Atualmente, porém, achar um bom francês é coisa rara na cidade. Quer uma sugestão certeira? Vá à Estado Luso.
Repetida diariamente desde 1965, a massa premiada em concursos especializados dispensa químicos.
Trata-se de uma mistura de farinhas (calculadas de acordo com a qualidade da safra do trigo), água, sal, fermento e nada mais.
Modelada em cacetinho ou em baguete, ela se transforma em unidades de miolo macio e casquinha dourada após estagiar no forno a lenha que, há 60 anos, é alimentado por eucalipto de reflorestamento e nunca apaga.
VAI LÁ
Estado Luso - Avenida Águas de São Pedro, 298, Vila Pauliceia. @estadoluso.
Padaria: a nossa segunda casa
Pegar pães e frios para levar era a regra até que, na década de 1980, a Dengosa instalou uma copa e instaurou a moda de ajeitar-se próximo ao balcão, pedir um pão na chapa e repetir a ação mais uma vez — no dia seguinte e no outro também.

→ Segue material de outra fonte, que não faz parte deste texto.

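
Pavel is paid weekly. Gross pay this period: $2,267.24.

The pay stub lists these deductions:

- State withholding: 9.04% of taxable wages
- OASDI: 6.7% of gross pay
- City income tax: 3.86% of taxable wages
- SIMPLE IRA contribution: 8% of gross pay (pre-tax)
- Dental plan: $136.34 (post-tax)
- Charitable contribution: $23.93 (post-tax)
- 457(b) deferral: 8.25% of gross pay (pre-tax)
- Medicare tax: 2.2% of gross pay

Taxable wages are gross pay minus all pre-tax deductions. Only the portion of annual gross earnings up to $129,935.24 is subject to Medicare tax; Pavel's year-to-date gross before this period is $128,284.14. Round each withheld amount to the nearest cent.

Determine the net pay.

$1,305.37

SIMPLE IRA contribution: $2,267.24 × 0.08 = $181.38
457(b) deferral: $2,267.24 × 0.0825 = $187.05
Pre-tax total = $181.38 + $187.05 = $368.43
Taxable wages = $2,267.24 − $368.43 = $1,898.81
State withholding: $1,898.81 × 0.0904 = $171.65
City income tax: $1,898.81 × 0.0386 = $73.29
OASDI: $2,267.24 × 0.067 = $151.91
Medicare tax: only $129,935.24 − $128,284.14 = $1,651.10 of this check is subject → $1,651.10 × 0.022 = $36.32
Dental plan: $136.34
Charitable contribution: $23.93
Total deductions = $181.38 + $187.05 + $171.65 + $73.29 + $151.91 + $36.32 + $136.34 + $23.93 = $961.87
Net pay = $2,267.24 − $961.87 = $1,305.37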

Outra criação para colocar na conta do endereço é o sanduíche de metro. Pedido sob encomenda, o lanche fez a padoca expandir território e chegar às festinhas de salão de prédio.

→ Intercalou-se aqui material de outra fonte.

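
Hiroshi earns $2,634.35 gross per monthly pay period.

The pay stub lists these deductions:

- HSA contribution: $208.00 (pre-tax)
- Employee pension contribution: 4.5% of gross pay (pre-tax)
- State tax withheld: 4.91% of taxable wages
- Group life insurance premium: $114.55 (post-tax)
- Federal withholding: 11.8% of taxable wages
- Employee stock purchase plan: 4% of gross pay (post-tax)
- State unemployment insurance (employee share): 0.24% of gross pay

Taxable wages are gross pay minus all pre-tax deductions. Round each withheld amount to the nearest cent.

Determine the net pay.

$1,695.93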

Os planos dos sócios, no entanto, eram mais ousado: por que não transformar uma padaria em supermercado ou até em ponto de encontro para uma sopinha na madrugada?
Foi assim que, nos anos 2000, a dupla abriu as portas da Galeria dos Pães para nunca mais fechar.
Essa proposta foi inovadora. A padaria passou a oferecer um mix de todos os produtos que a população precisa durante todo o dia Rui Gonçalves, presidente da Sampapão
VAI LÁ
Dengosa - Rua Dr. Melo Alves, 281, Cerqueira César. @dengosapaes
Galeria dos Pães - Rua Estados Unidos, 1645, Jardim América. @galeriadospaes
Lugar de chef...
Confeitaria e panificação são considerados setores à parte da alta cozinha — exigem conhecimentos técnicos específicos e nada fáceis. Mesmo assim, há chefs que se atraem pelo fazer e vender pão. O francês Olivier Anquier foi um dos primeiros e mais conhecidos a cruzar essa fronteira.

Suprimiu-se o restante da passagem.